Another change will require that “areas where threatened or endangered species are present at the time of listing be evaluated first before unoccupied areas are considered,” which the administration says will reduce the regulatory burden on land owners.

“The best way to uphold the Endangered Species Act is to do everything we can to ensure it remains effective in achieving its ultimate goal—recovery of our rarest species. The Act’s effectiveness rests on clear, consistent and efficient implementation,” U.S. Interior Secretary David Bernhardt said in a statement. “An effectively administered Act ensures more resources can go where they will do the most good: on-the-ground conservation.”

The Environment Research Center (PERC), a Bozeman, Montana-based think tank, says that the ESA has been effective at preventing species from going extinct, but not as successful when it comes to species recovery.

The reforms will help in efforts to recover species, the organization, which uses market-based approaches to conservation and environmental issues, PERC said. “These essential tweaks to the Endangered Species Act promise to make the law more effective and results-driven in the 21st century,” said PERC Executive Director Brian Yablonski. “It represents a win for all of us devoted to recovering species and a win for states and landowners who now have an opportunity to be more innovative and creative in their role as habitat protectors.”

The groups say that lifting the regulations will help “encourage states and landowners to recover [threatened species] before they reach endangered status.”

Industry and farming groups also praised the changes.

The National Cattlemen’s Beef Association said the changes will bring “long-awaited regulatory relief to American cattle farmers and ranchers.” Kathleen Sgamma, president of the Western Energy Alliance, said the current regulations of the EAS “hinders landowners and companies from effectively protecting and recovering species.”

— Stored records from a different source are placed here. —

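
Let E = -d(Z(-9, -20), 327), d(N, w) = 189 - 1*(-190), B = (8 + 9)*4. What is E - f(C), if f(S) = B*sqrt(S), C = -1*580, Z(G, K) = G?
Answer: -379 - 136*I*sqrt(145) ≈ -379.0 - 1637.7*I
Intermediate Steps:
B = 68 (B = 17*4 = 68)
C = -580
d(N, w) = 379 (d(N, w) = 189 + 190 = 379)
E = -379 (E = -1*379 = -379)
f(S) = 68*sqrt(S)
E - f(C) = -379 - 68*sqrt(-580) = -379 - 68*2*I*sqrt(145) = -379 - 136*I*sqrt(145)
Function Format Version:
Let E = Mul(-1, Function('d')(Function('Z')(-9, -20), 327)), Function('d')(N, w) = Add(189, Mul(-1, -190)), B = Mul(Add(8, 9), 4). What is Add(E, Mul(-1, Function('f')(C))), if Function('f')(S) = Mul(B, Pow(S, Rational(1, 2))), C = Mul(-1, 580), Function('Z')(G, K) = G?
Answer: Add(-379, Mul(-136, I, Pow(145, Rational(1, 2)))) ≈ Add(-379.00, Mul(-1637.7, I))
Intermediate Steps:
B = 68 (B = Mul(17, 4) = 68)
C = -580
Function('d')(N, w) = 379 (Function('d')(N, w) = Add(189, 190) = 379)
E = -379 (E = Mul(-1, 379) = -379)
Function('f')(S) = Mul(68, Pow(S, Rational(1, 2)))
Add(E, Mul(-1, Function('f')(C))) = Add(-379, Mul(-1, Mul(68, Pow(-580, Rational(1, 2))))) = Add(-379, Mul(-1, Mul(68, Mul(2, I, Pow(145, Rational(1, 2)))))) = Add(-379, Mul(-1, Mul(136, I, Pow(145, Rational(1, 2))))) = Add(-379, Mul(-136, I, Pow(145, Rational(1, 2))))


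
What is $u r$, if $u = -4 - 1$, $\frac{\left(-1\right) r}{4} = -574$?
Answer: $-11480$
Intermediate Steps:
$r = 2296$ ($r = \left(-4\right) \left(-574\right) = 2296$)
$u = -5$ ($u = -4 - 1 = -5$)
$u r = \left(-5\right) 2296 = -11480$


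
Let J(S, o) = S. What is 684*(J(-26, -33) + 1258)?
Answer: 842688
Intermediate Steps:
684*(J(-26, -33) + 1258) = 684*(-26 + 1258) = 684*1232 = 842688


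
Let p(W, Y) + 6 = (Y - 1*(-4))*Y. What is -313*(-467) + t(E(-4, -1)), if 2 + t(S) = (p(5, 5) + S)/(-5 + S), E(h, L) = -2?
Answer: 1023146/7 ≈ 1.4616e+5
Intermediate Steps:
p(W, Y) = -6 + Y*(4 + Y) (p(W, Y) = -6 + (Y - 1*(-4))*Y = -6 + (Y + 4)*Y = -6 + (4 + Y)*Y = -6 + Y*(4 + Y))
t(S) = -2 + (39 + S)/(-5 + S) (t(S) = -2 + ((-6 + 5² + 4*5) + S)/(-5 + S) = -2 + ((-6 + 25 + 20) + S)/(-5 + S) = -2 + (39 + S)/(-5 + S))
-313*(-467) + t(E(-4, -1)) = -313*(-467) + (49 - 1*(-2))/(-5 - 2) = 146171 + (49 + 2)/(-7) = 146171 - ⅐*51 = 146171 - 51/7 = 1023146/7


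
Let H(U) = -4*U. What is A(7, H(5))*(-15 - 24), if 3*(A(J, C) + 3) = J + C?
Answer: 286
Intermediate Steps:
A(J, C) = -3 + C/3 + J/3 (A(J, C) = -3 + (J + C)/3 = -3 + (C + J)/3 = -3 + (C/3 + J/3) = -3 + C/3 + J/3)
A(7, H(5))*(-15 - 24) = (-3 + (-4*5)/3 + (1/3)*7)*(-15 - 24) = (-3 + (1/3)*(-20) + 7/3)*(-39) = (-3 - 20/3 + 7/3)*(-39) = -22/3*(-39) = 286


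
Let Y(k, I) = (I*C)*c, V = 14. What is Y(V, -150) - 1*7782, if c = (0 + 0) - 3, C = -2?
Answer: -8682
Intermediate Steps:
c = -3 (c = 0 - 3 = -3)
Y(k, I) = 6*I (Y(k, I) = (I*(-2))*(-3) = -2*I*(-3) = 6*I)
Y(V, -150) - 1*7782 = 6*(-150) - 1*7782 = -900 - 7782 = -8682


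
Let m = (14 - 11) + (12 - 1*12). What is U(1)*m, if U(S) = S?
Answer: 3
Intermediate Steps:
m = 3 (m = 3 + (12 - 12) = 3 + 0 = 3)
U(1)*m = 1*3 = 3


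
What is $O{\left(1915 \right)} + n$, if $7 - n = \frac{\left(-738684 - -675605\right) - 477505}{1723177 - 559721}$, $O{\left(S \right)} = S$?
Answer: $\frac{279587877}{145432} \approx 1922.5$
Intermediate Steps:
$n = \frac{1085597}{145432}$ ($n = 7 - \frac{\left(-738684 - -675605\right) - 477505}{1723177 - 559721} = 7 - \frac{\left(-738684 + 675605\right) - 477505}{1163456} = 7 - \left(-63079 - 477505\right) \frac{1}{1163456} = 7 - \left(-540584\right) \frac{1}{1163456} = 7 - - \frac{67573}{145432} = 7 + \frac{67573}{145432} = \frac{1085597}{145432} \approx 7.4646$)
$O{\left(1915 \right)} + n = 1915 + \frac{1085597}{145432} = \frac{279587877}{145432}$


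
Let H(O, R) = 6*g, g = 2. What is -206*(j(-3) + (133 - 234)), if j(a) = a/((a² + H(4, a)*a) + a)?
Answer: 103927/5 ≈ 20785.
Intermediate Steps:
H(O, R) = 12 (H(O, R) = 6*2 = 12)
j(a) = a/(a² + 13*a) (j(a) = a/((a² + 12*a) + a) = a/(a² + 13*a))
-206*(j(-3) + (133 - 234)) = -206*(1/(13 - 3) + (133 - 234)) = -206*(1/10 - 101) = -206*(⅒ - 101) = -206*(-1009/10) = 103927/5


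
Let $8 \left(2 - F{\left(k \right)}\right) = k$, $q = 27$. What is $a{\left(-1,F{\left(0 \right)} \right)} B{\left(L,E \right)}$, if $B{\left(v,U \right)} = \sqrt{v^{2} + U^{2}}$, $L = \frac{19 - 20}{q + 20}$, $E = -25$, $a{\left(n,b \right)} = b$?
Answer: $\frac{2 \sqrt{1380626}}{47} \approx 50.0$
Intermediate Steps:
$F{\left(k \right)} = 2 - \frac{k}{8}$
$L = - \frac{1}{47}$ ($L = \frac{19 - 20}{27 + 20} = - \frac{1}{47} \approx -0.021277$)
$B{\left(v,U \right)} = \sqrt{U^{2} + v^{2}}$
$a{\left(-1,F{\left(0 \right)} \right)} B{\left(L,E \right)} = \left(2 - 0\right) \sqrt{\left(-25\right)^{2} + \left(- \frac{1}{47}\right)^{2}} = \left(2 + 0\right) \sqrt{625 + \frac{1}{2209}} = 2 \sqrt{\frac{1380626}{2209}} = 2 \frac{\sqrt{1380626}}{47} = \frac{2 \sqrt{1380626}}{47}$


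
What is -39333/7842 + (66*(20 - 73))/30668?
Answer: -4673090/910979 ≈ -5.1297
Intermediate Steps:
-39333/7842 + (66*(20 - 73))/30668 = -39333*1/7842 + (66*(-53))*(1/30668) = -13111/2614 - 3498*1/30668 = -13111/2614 - 159/1394 = -4673090/910979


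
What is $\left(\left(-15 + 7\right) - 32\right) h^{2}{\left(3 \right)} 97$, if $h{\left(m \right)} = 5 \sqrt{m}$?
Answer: $-291000$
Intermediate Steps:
$\left(\left(-15 + 7\right) - 32\right) h^{2}{\left(3 \right)} 97 = \left(\left(-15 + 7\right) - 32\right) \left(5 \sqrt{3}\right)^{2} \cdot 97 = \left(-8 - 32\right) 75 \cdot 97 = \left(-40\right) 75 \cdot 97 = \left(-3000\right) 97 = -291000$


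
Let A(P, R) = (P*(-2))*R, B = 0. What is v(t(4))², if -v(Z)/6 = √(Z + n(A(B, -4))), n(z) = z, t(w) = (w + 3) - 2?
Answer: 180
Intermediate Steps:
A(P, R) = -2*P*R (A(P, R) = (-2*P)*R = -2*P*R)
t(w) = 1 + w (t(w) = (3 + w) - 2 = 1 + w)
v(Z) = -6*√Z (v(Z) = -6*√(Z - 2*0*(-4)) = -6*√(Z + 0) = -6*√Z)
v(t(4))² = (-6*√(1 + 4))² = (-6*√5)² = 180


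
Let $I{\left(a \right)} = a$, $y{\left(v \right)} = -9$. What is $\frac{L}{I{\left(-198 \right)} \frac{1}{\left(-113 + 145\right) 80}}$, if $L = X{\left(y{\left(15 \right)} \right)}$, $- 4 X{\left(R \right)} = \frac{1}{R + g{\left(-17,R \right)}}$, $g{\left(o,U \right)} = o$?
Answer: $- \frac{160}{1287} \approx -0.12432$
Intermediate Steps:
$X{\left(R \right)} = - \frac{1}{4 \left(-17 + R\right)}$ ($X{\left(R \right)} = - \frac{1}{4 \left(R - 17\right)} = - \frac{1}{4 \left(-17 + R\right)}$)
$L = \frac{1}{104}$ ($L = - \frac{1}{-68 + 4 \left(-9\right)} = - \frac{1}{-68 - 36} = - \frac{1}{-104} = \left(-1\right) \left(- \frac{1}{104}\right) = \frac{1}{104} \approx 0.0096154$)
$\frac{L}{I{\left(-198 \right)} \frac{1}{\left(-113 + 145\right) 80}} = \frac{1}{104 \left(- \frac{198}{\left(-113 + 145\right) 80}\right)} = \frac{1}{104 \left(- \frac{198}{32 \cdot 80}\right)} = \frac{1}{104 \left(- \frac{198}{2560}\right)} = \frac{1}{104 \left(\left(-198\right) \frac{1}{2560}\right)} = \frac{1}{104 \left(- \frac{99}{1280}\right)} = \frac{1}{104} \left(- \frac{1280}{99}\right) = - \frac{160}{1287}$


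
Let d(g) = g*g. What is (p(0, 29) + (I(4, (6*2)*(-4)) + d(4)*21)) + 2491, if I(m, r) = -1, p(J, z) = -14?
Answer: 2812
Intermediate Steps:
d(g) = g²
(p(0, 29) + (I(4, (6*2)*(-4)) + d(4)*21)) + 2491 = (-14 + (-1 + 4²*21)) + 2491 = (-14 + (-1 + 16*21)) + 2491 = (-14 + (-1 + 336)) + 2491 = (-14 + 335) + 2491 = 321 + 2491 = 2812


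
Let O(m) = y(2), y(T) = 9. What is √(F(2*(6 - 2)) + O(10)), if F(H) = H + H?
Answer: 5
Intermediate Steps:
O(m) = 9
F(H) = 2*H
√(F(2*(6 - 2)) + O(10)) = √(2*(2*(6 - 2)) + 9) = √(2*(2*4) + 9) = √(2*8 + 9) = √(16 + 9) = √25 = 5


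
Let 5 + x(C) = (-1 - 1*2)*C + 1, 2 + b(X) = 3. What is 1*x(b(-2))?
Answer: -7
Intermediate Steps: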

“For far too long, the Act has been weaponized to stop the production of food, fuel and fiber that Americans need every day while turning a blind eye to how red tape actually inhibits the recovery of species,” Sgamma said. “This Administration has the fortitude to move forward with common-sense rules that follow the law while improving species protection, despite the hyperbolic rhetoric.”

Other environmental groups roundly criticized the reforms as weakening the ESA.

The Sierra Club called it the “Trump Extinction Plan,” saying the reforms “would gut critical endangered species protections.”

“Undermining this popular and successful law is a major step in the wrong direction as we face the increasing challenges of climate change and its effects on wildlife,” said Lena Moffitt, senior director of the Our Wild America Campaign, Sierra Club. “The Endangered Species Act works; our communities— both natural and human — have reaped the benefits. This safety net must be preserved.”

“It is particularly egregious that the Trump Administration is steamrolling through unpopular rules issued by an Interior Secretary embroiled in at least 17 scandals,” Endangered Species Coalition Executive Director Leda Huta said in a statement. “Losing our biodiversity isn’t something that any American can afford. We don’t live in an enclosed man-made bubble — our health and safety, the health and safety of our children and grandchildren, our access to clean air and water, actually depends on biodiversity.”

Yablonski added: “Our interest is getting this landmark wildlife protection law to work better. That means fostering conditions so landowners become more enthusiastic in their role as stewards for species recovery, not worried if they find an endangered species on their land. States and landowners will respond better to carrots, not clubs, in our efforts to improve species recovery results.”